May 1, 2024

I ask my dad about the student movements in Korea in the 80s. The Gwangju uprising and massacre of May 1980, when hundreds, perhaps thousands of students demonstrating against martial law were beaten, raped, and killed by the military. The years of student-led movements that came before and after. I see his eyes move with memories and he says, “so many students died. So many young people were tortured, killed.”

Maybe he sees himself, marching with hundreds of other youths, scared and emboldened by the revolution that lives a thousand different lives. And he laughingly tells me a funny story about an overpacked bus that took him there.

Maybe he sees further back, his family, refugees from North Korea, fleeing persecution for being intellectuals and artists--an uncle, cut in marble with youth and dreams, burned alive in his studio for refusing to paint communist propaganda--starting over with nothing in the half of the county they could not choose, watching as those leaders chose the idea of communism, capitalism, progress, and/or tradition over people. But he tsks and lectures me on how difficult it is to be an artist instead. A short tsk and a long sigh.

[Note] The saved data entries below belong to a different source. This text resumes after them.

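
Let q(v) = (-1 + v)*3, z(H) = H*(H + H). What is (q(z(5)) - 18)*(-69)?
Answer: -8901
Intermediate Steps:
z(H) = 2*H² (z(H) = H*(2*H) = 2*H²)
q(v) = -3 + 3*v
(q(z(5)) - 18)*(-69) = ((-3 + 3*(2*5²)) - 18)*(-69) = ((-3 + 3*(2*25)) - 18)*(-69) = ((-3 + 3*50) - 18)*(-69) = ((-3 + 150) - 18)*(-69) = (147 - 18)*(-69) = 129*(-69) = -8901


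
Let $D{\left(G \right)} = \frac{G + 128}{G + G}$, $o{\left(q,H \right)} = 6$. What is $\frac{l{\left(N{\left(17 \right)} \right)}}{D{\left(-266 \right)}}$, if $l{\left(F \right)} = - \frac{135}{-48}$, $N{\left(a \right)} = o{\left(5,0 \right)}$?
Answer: $\frac{1995}{184} \approx 10.842$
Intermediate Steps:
$D{\left(G \right)} = \frac{128 + G}{2 G}$
$N{\left(a \right)} = 6$
$l{\left(F \right)} = \frac{45}{16}$ ($l{\left(F \right)} = \left(-135\right) \left(- \frac{1}{48}\right) = \frac{45}{16}$)
$\frac{l{\left(N{\left(17 \right)} \right)}}{D{\left(-266 \right)}} = \frac{45}{16 \frac{128 - 266}{2 \left(-266\right)}} = \frac{45}{16 \cdot \frac{1}{2} \left(- \frac{1}{266}\right) \left(-138\right)} = \frac{45}{16 \cdot \frac{69}{266}} = \frac{45}{16} \cdot \frac{266}{69} = \frac{1995}{184}$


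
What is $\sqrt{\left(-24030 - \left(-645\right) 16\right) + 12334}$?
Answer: $4 i \sqrt{86} \approx 37.094 i$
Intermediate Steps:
$\sqrt{\left(-24030 - \left(-645\right) 16\right) + 12334} = \sqrt{\left(-24030 - -10320\right) + 12334} = \sqrt{\left(-24030 + 10320\right) + 12334} = \sqrt{-13710 + 12334} = \sqrt{-1376} = 4 i \sqrt{86}$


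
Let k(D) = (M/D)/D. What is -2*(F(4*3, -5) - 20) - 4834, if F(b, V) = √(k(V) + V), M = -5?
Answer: -4794 - 2*I*√130/5 ≈ -4794.0 - 4.5607*I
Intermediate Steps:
k(D) = -5/D² (k(D) = (-5/D)/D = -5/D²)
F(b, V) = √(V - 5/V²) (F(b, V) = √(-5/V² + V) = √(V - 5/V²))
-2*(F(4*3, -5) - 20) - 4834 = -2*(√(-5 - 5/(-5)²) - 20) - 4834 = -2*(√(-5 - 5*1/25) - 20) - 4834 = -2*(√(-5 - ⅕) - 20) - 4834 = -2*(√(-26/5) - 20) - 4834 = -2*(I*√130/5 - 20) - 4834 = -2*(-20 + I*√130/5) - 4834 = (40 - 2*I*√130/5) - 4834 = -4794 - 2*I*√130/5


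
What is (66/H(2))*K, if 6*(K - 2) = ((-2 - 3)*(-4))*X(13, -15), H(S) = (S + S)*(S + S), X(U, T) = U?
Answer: 187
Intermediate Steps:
H(S) = 4*S² (H(S) = (2*S)*(2*S) = 4*S²)
K = 136/3 (K = 2 + (((-2 - 3)*(-4))*13)/6 = 2 + (-5*(-4)*13)/6 = 2 + (20*13)/6 = 2 + (⅙)*260 = 2 + 130/3 = 136/3 ≈ 45.333)
(66/H(2))*K = (66/((4*2²)))*(136/3) = (66/((4*4)))*(136/3) = (66/16)*(136/3) = (66*(1/16))*(136/3) = (33/8)*(136/3) = 187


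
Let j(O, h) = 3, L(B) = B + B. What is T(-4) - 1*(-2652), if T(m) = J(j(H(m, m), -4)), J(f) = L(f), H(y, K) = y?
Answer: 2658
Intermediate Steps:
L(B) = 2*B
J(f) = 2*f
T(m) = 6 (T(m) = 2*3 = 6)
T(-4) - 1*(-2652) = 6 - 1*(-2652) = 6 + 2652 = 2658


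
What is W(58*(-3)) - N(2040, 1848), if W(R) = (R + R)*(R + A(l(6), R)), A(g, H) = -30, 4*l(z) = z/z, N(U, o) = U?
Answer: 68952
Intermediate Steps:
l(z) = ¼ (l(z) = (z/z)/4 = (¼)*1 = ¼)
W(R) = 2*R*(-30 + R) (W(R) = (R + R)*(R - 30) = (2*R)*(-30 + R) = 2*R*(-30 + R))
W(58*(-3)) - N(2040, 1848) = 2*(58*(-3))*(-30 + 58*(-3)) - 1*2040 = 2*(-174)*(-30 - 174) - 2040 = 2*(-174)*(-204) - 2040 = 70992 - 2040 = 68952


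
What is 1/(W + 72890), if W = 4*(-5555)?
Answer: 1/50670 ≈ 1.9736e-5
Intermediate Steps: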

Maybe he sees himself, now and past, and me, and our lives lived together and apart, wondering whose dream we are living in, mine or his, or whether, in all its shadowy freedoms and unhinged repetition, this is after all, our best lived lives, together more than apart. 

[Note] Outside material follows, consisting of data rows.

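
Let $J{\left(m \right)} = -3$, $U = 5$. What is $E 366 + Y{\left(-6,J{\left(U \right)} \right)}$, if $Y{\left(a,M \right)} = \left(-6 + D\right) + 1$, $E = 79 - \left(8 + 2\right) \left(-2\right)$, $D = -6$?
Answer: $36223$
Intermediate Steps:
$E = 99$ ($E = 79 - 10 \left(-2\right) = 79 - -20 = 79 + 20 = 99$)
$Y{\left(a,M \right)} = -11$ ($Y{\left(a,M \right)} = \left(-6 - 6\right) + 1 = -12 + 1 = -11$)
$E 366 + Y{\left(-6,J{\left(U \right)} \right)} = 99 \cdot 366 - 11 = 36234 - 11 = 36223$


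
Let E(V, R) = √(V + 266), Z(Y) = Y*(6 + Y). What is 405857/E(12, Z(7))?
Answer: 405857*√278/278 ≈ 24342.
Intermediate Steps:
E(V, R) = √(266 + V)
405857/E(12, Z(7)) = 405857/(√(266 + 12)) = 405857/(√278) = 405857*(√278/278) = 405857*√278/278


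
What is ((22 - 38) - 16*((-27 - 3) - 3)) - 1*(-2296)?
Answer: 2808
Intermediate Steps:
((22 - 38) - 16*((-27 - 3) - 3)) - 1*(-2296) = (-16 - 16*(-30 - 3)) + 2296 = (-16 - 16*(-33)) + 2296 = (-16 + 528) + 2296 = 512 + 2296 = 2808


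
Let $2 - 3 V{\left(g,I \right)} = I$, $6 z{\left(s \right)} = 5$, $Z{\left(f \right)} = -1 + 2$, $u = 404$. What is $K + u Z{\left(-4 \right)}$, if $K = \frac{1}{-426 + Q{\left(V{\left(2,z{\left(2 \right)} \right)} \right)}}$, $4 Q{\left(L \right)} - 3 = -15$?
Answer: $\frac{173315}{429} \approx 404.0$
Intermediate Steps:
$Z{\left(f \right)} = 1$
$z{\left(s \right)} = \frac{5}{6}$ ($z{\left(s \right)} = \frac{1}{6} \cdot 5 = \frac{5}{6}$)
$V{\left(g,I \right)} = \frac{2}{3} - \frac{I}{3}$
$Q{\left(L \right)} = -3$ ($Q{\left(L \right)} = \frac{3}{4} + \frac{1}{4} \left(-15\right) = \frac{3}{4} - \frac{15}{4} = -3$)
$K = - \frac{1}{429}$ ($K = \frac{1}{-426 - 3} = \frac{1}{-429} = - \frac{1}{429} \approx -0.002331$)
$K + u Z{\left(-4 \right)} = - \frac{1}{429} + 404 \cdot 1 = - \frac{1}{429} + 404 = \frac{173315}{429}$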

And he says, in a moment of impenetrable pride and conviction, “Students saved Korea. They can change the world.”



April 1, 2024

LA

This city has a light like no other. A particular mix of sun, marine layer, pollution, wind and heat that makes these dirty sun-bleached apartments glow, a sunset that burns orange even through a citadel of black storm clouds. And when you want to see the sky, it's only a short drive to the nearest freeway onramps to float above the city streets and drive into the sunglow, imbued with a sense of abundance and delusions of grandeur attainable only while driving too fast with everyone else on the 101.

Everything is here.

And yet, there are times you feel it is just an illusion. You drive 45 mins to your favorite Hong Kong diner, which is shuttered so you settle for a $21 egg sandwich instead. You cancel plans because you don't have it in you to drive another 50 mins to get a $7 coffee or $19 cocktail with a friend, or because your grandma isn't able to drive herself anywhere, a prisoner of her own home without a car, and you decide to take her to the store instead. When you manage to meet, you always leave early so you can go to work tomorrow, sitting in relentless traffic of the 5 with the sun turning cars into a dry sauna.The protracted negotiations for space, safety, money, services, meetings, parking, a table, survival, dignity, becomes a constant simmering battle for anyone who has not managed to buy claim to them already, and even if one had, there is the fear that at any point, it could not simply be lost, but be taken away by someone younger, prettier, bolder, newer.

Yet I'm an LA girl, no matter where I live. I know its cars and drivers. The vintage Alfa Romeo collection hiding behind the gated hillsides of the Valley, the pristine 60s Chevys in the backyard of the tire shop owner slash community organizer in HP, the Priuses with the twice-replaced catalytic convertors in East Hollywood, and the jejune rabble of white Teslas lined up to exit the 110.

But what do you do if you don't want to drive anymore? You don't want a car? When you remember that this place has everything you want, everyone you need, but it's not for you, at least not right now.What is the curiosity and hope that drives me away from this light?

Anyways, thanks for another nice visit. I'm going back to my new home. It's no LA, but I haven't figure out all its kinks yet. Will report back when I do.



March 1, 2024

Julie, Brenda, and I are starting a nonprofit for death, to build community, access, and power to collectively approach death and dying together. We decided on the name “Good Mourning Club.” Nothing too heavy, a little cute, easy to remember.

Our mission is:
“To help our community find the various shared paths to living with death and loss. We help create collective ways to engage, whether it is through music and art, facilitated conversations, or community-centered legacy planning. Through this process, we hope that we will all individually and collectively find peace and possibility in living with death.” 

Death is a life-long experience, inevitable, universal and profound. Loss and grief are not simple wounds that can be simply healed before we "move on." We experience them throughout our lives in different ways, durations, frequencies, and magnitudes. Death moves us and changes all of us, yet there is no single “right” way to engage with it.

We’re starting Good Mourning Club because we ourselves are still learning how to live with it all. During this process, we feel that doing this work with each other– our friends, (chosen) family, and community–gives us the purpose, courage, and strength that we do not have alone. Why should everyone not have the same access to collectively grow in grief, love in loss, and dream the death that they desire? 

Excited to build something with two of my closest friends, and reimagine our life with death.

“In finding purpose, peace, and possibility in loss, we create a shared future of collective joy and liberation.”